The story is relentless. Jeffrey Ford wastes no time in moving the plot along, yet I never felt he skimped on any necessary detail. He is nothing short of a genius of a writer. Highly original, exquisitely conscious of every word, moving along at a breakneck pace yet giving the reader everything he or she needs to enjoy the ride. I didn't want this book to end!
This is basically a dystopian novel, in which Physiognomist Cley, an exalted servant under the tyrannical Master of the Well-Built City, is sent to a crummy village to examine the locals using the Physiognomy.
The Physiognomy involves taking measures of people's facial features and body parts to determine their character and their worth to society. Cley is acknowledged as a master of this dubious science. Cley, who is in trouble with the Master, has been sent to the village as a punishment. It's a crummy assignment, and Cley knows it.
He is there, however, to try to catch a thief. Someone has stolen the valuable Fruit of Paradise, and Cley must use the Physiognomy to determine the culprit and regain the fruit.
This is only the beginning, however. Where another writer would have made this the point of an entire book, Jeffrey Ford explodes the idea and takes it farther than I ever imagined.
The thief is discovered, but the whimsical Master has decided Cley needs to be taken out of the picture. He is arrested and sentenced to hard labor in the sulphur mines, where he is looked after by the mysterious Matters brothers (Cley wonders -- are there really two brothers? or just one man pretending to be both?) and a superintelligent monkey (one of my favorite characters in the book).
The Master apparently reconsiders his treatment of Cley, and calls him back to the Well-Built City. The Master needs Cley's help desperately -- he's losing control of the City and needs an ally. By this time, however, Cley is a changed man who wants only to gain the trust and love of a woman he severely wronged back in the village. "Wronged" is too mild a word -- he used his Physiognomist knowledge to surgically rearrange her face so that now, one look at her can kill a man.
I admit, there were a couple of weak moments toward the end (there's a save-the-day moment involving a coach-and-four that seems a little too "Hollywood" and the manner in which the "crystal egg" finally breaks is also a little over-the-top), but these are mere trifles.

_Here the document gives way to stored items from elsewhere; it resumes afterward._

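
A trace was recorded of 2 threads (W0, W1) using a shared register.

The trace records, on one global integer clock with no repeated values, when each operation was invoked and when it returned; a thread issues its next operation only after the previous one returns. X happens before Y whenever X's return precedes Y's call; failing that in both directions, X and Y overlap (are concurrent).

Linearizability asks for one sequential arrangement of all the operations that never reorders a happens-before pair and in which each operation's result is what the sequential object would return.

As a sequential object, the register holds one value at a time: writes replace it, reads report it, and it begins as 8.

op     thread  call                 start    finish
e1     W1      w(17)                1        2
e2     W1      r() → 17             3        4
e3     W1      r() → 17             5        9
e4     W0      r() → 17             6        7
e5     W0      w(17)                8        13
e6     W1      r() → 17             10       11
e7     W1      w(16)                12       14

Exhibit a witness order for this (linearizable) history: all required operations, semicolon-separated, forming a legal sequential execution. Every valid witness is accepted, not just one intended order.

1. e1 w(17), leaving value 17
2. e2 r() → 17, leaving value 17
3. e3 r() → 17, leaving value 17
4. e4 r() → 17, leaving value 17
5. e5 w(17), leaving value 17
6. e6 r() → 17, leaving value 17
7. e7 w(16), leaving value 16

e1; e2; e3; e4; e5; e6; e7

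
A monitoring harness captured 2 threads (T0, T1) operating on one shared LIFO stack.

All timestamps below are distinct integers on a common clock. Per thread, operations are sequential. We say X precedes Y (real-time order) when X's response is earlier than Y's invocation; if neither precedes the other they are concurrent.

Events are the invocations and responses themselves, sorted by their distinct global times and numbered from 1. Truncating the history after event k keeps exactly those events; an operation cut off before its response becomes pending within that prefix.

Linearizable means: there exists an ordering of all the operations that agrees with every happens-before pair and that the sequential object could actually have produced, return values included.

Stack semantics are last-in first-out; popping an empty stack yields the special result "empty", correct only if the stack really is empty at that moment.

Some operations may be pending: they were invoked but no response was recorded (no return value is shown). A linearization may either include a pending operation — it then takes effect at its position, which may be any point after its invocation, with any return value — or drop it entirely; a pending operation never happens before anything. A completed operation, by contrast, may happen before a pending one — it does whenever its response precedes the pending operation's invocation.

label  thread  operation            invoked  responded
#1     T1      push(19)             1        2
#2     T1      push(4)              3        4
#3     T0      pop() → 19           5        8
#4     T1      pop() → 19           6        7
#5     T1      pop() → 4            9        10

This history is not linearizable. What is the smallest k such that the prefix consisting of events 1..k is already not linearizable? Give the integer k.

events 1..7 are still linearizable — one witness is #1, #2, #3, #4:
1. #1 push(19), leaving stack <19>
2. #2 push(4), leaving stack <19,4>
3. #3 pop() (pending, included), leaving stack <19>
4. #4 pop() → 19, leaving stack <>
include event 8 — #3 responding at 8 — and every candidate order breaks
sample order #1, #2, #3, #4 stalls at step 3 — #3 pop() → 19 has no legal effect
sample order #1, #2, #4, #3 stalls at step 3 — #4 pop() → 19 has no legal effect

8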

The Physiognomy is a gripping, finely-wrought book. I can't wait to read the sequels. And, for that matter, everything else Jeffrey Ford has written.
Rating: Summary: Excellent style, but the message is heavy and trite Review: This is a charming allegory, only mildly irritating in its vague dream-like quality, until you realize that the thing being allegorized is the Oldest Cliche' of All: You Shall Not Seek Knowledge, Because It Is Evil. It's not very clear whether its main objective is science or technology: perhaps it does not distinguish between the two. Or perhaps it considers both the epitome of sinful wickedness, not even graced by some evil greatness. In the end, the City is destroyed and everybody lives happily in bucolic bliss, renouncing all those gadgets that only make life miserable. I was intensely irritated by the Message this book clearly tries to deliver. The resemblance to Gene Wolfe is, ultimately, superficial and misleading.